Au niveau politique, le moment est plus que “délicat”, écrivent de nombreux titres. Depuis des mois, Emmanuel Macron est en campagne contre le trafic de drogue, souligne The Daily Telegraph, à Londres. De Marseille à la Guyane, le président avait annoncé des opérations antidrogue “Place nette XXL”, “qui devaient plonger dans la terreur même les plus impitoyables des barons de la drogue”. Aujourd’hui, il semble, titre le quotidien, que “les barons de la drogue doivent bien rigoler face à un plan antidrogue jugé ‘famélique’”.
Car tel est le mot qu’emploie la commission d’enquête du Sénat sur l’état du narcotrafic en France, dans des conclusions rendues publiques également le 14 mai. “Comme si les symboles manquaient encore, cet assassinat atroce est survenu le jour où une commission sénatoriale rendait ses conclusions : la France est en train de perdre la guerre contre le narcotrafic, au nez et à la barbe d’Emmanuel Macron. Une lecture qui a de quoi faire frémir.”
Dressant le portrait d’un pays submergé par ce marché criminel, les sénateurs demandent une réaction forte de l’État, et notamment, relève le New York Times, “la création d’une agence équivalente à la Drug Enforcement Administration qui existe aux États-Unis”. Il faut aussi agir sur tout le territoire. Le trafic et la violence ne sont pas réservés aux banlieues.
“Le fléau de la drogue dans tous les recoins du pays”
L’analyse est vivement appuyée par le correspondant de The Spectator, magazine conservateur londonien : “Le fléau de la drogue et les violences qu’il charrie se sont insinués dans tous les recoins du pays, et jusque dans ce coin tranquille de Bourgogne où je vis.” Dépeignant un pays profondément divisé, Gavin Mortimer attribue la responsabilité de cet état de fait au chef de l’État : “Deux France sont apparues depuis l’arrivée de Macron au pouvoir.”
“Dans l’une, la France d’une petite minorité, l’économie est prospère, et les investisseurs étrangers se battent pour venir y déverser leur argent. C’est la France des Jeux olympiques, du Festival de Cannes… Mais la majorité des Français vivent dans un autre pays, un pays où depuis sept ans le niveau de vie est en chute libre et où c’est la criminalité qui prospère.” Voilà ce que révèlent en partie l’acte de violence de mardi et le rapport des sénateurs, estime le journaliste.

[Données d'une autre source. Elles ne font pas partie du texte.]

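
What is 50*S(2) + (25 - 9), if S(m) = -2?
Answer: -84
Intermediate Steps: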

Le gouvernement devra s’attendre à des critiques de cet ordre, analyse également la Süddeutsche Zeitung. Pour le quotidien bavarois, “l’événement intervient à un très mauvais moment politiquement parlant : peu avant les élections européennes du 9 juin”.
Mais il n’y a aucun doute sur les conséquences politiques possibles, selon la Süddeutsche Zeitung : “L’extrême droite, qui est clairement en tête dans les sondages, reproche souvent au camp d’Emmanuel Macron de ne pas contrôler la sécurité du pays. Ces propos sont exagérés en ce qui concerne la présente attaque, mais n’en auront pas moins des conséquences politiques.”